Roche’s Tecentriq has been rejected by NICE as a ‘routine’ treatment for advanced bladder cancer, but the drugmaker has been asked to submit a proposal for the immunotherapy’s inclusion within the Cancer Drugs Fund for a certain patient population.
In draft guidelines the Institute rejected the drug outright for treating locally advanced or metastatic urothelial carcinoma in adults after prior platinum-containing chemotherapy.
NICE also said it is minded not to recommend Tecentriq (atezolizumab) as an option for untreated locally advanced or metastatic urothelial carcinoma in adults for whom cisplatin-based chemotherapy is unsuitable, because while the drug appears to be an effective treatment the results “are very uncertain”.
The NICE committee maintains that stronger evidence is needed to show the drug is both clinically and cost effective in this setting and, as such, has invited Roche to submit a CDF proposal that should demonstrate plausible potential for cost effectiveness, detail how data collection will address the key clinical uncertainties, and state the likelihood that additional research will reduce uncertainty enough to support positive guidance in the future, amongst other points.
If the CDF application is successful, it would mean that patients - who currently have few treatment options - can have access to the drug more data is gathered.
“I hope Roche will work with us to submit a CDF proposal,” noted Professor Carole Longson, director of the Centre for Health Technology Evaluation at NICE. “Funding through the CDF means [Tecentriq] could be offered to patients who cannot undergo chemotherapy while we collect more evidence.
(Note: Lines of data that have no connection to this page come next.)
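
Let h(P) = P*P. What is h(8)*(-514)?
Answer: -32896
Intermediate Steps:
h(P) = P**2
h(8)*(-514) = 8**2*(-514) = 64*(-514) = -32896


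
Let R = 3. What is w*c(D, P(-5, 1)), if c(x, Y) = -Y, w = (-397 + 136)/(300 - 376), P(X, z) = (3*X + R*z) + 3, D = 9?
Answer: 2349/76 ≈ 30.908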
This will be a positive step for a lot of people.”
Urothelial cancer occurs in the bladder or the ureter, with around 10,000 people diagnosed with the disease every year. Currently, only around 15 percent of patients in whom the disease has metastasised are expected to survive for more than five years.
As an immunotherapy, atezolizumab works in a different way to standard chemotherapy and produces an average overall survival of 15.9 months in such advanced patients.
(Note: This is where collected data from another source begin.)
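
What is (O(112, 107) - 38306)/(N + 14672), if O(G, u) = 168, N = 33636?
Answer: -19069/24154 ≈ -0.78948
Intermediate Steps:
(O(112, 107) - 38306)/(N + 14672) = (168 - 38306)/(33636 + 14672) = -38138/48308 = -38138*1/48308 = -19069/24154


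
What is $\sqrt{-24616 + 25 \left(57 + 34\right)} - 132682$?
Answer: $-132682 + i \sqrt{22341} \approx -1.3268 \cdot 10^{5} + 149.47 i$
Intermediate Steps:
$\sqrt{-24616 + 25 \left(57 + 34\right)} - 132682 = \sqrt{-24616 + 25 \cdot 91} - 132682 = \sqrt{-24616 + 2275} - 132682 = \sqrt{-22341} - 132682 = i \sqrt{22341} - 132682 = -132682 + i \sqrt{22341}$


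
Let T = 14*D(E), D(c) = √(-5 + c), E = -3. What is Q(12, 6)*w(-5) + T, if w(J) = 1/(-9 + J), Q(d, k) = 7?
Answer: -½ + 28*I*√2 ≈ -0.5 + 39.598*I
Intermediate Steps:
T = 28*I*√2 (T = 14*√(-5 - 3) = 14*√(-8) = 14*(2*I*√2) = 28*I*√2 ≈ 39.598*I)
Q(12, 6)*w(-5) + T = 7/(-9 - 5) + 28*I*√2 = 7/(-14) + 28*I*√2 = 7*(-1/14) + 28*I*√2 = -½ + 28*I*√2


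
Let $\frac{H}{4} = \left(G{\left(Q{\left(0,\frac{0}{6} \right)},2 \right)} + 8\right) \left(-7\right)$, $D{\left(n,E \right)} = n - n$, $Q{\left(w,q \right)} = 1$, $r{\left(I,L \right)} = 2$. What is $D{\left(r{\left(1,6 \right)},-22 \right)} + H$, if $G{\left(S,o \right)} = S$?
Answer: $-252$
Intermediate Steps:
$D{\left(n,E \right)} = 0$
$H = -252$ ($H = 4 \left(1 + 8\right) \left(-7\right) = 4 \cdot 9 \left(-7\right) = 4 \left(-63\right) = -252$)
$D{\left(r{\left(1,6 \right)},-22 \right)} + H = 0 - 252 = -252$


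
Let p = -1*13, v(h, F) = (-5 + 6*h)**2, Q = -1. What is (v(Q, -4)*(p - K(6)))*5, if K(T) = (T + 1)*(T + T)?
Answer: -58685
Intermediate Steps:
K(T) = 2*T*(1 + T) (K(T) = (1 + T)*(2*T) = 2*T*(1 + T))
p = -13
(v(Q, -4)*(p - K(6)))*5 = ((-5 + 6*(-1))**2*(-13 - 2*6*(1 + 6)))*5 = ((-5 - 6)**2*(-13 - 2*6*7))*5 = ((-11)**2*(-13 - 1*84))*5 = (121*(-13 - 84))*5 = (121*(-97))*5 = -11737*5 = -58685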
“There have been no major breakthroughs in treatment for a generation. Atezolizumab is a major advance in the treatment of this difficult disease and it offers new hope of long term durable remission for subsets of patients,” noted Professor Thomas Powles, clinical professor of genitourinary oncology at Barts Cancer Institute in London.
Roche says it is “delighted” to have been asked to summit Tecentriq to the CDF. The drug “has the potential to be the first immunotherapy approved for bladder cancer in England, and one of few significant treatment advances in bladder cancer in over 30 years,” said Richard Erwin, general manager of Roche Products (UK).
The drug was accepted onto the UK’s Early Access to Medicines Scheme for patients with bladder cancer earlier this year.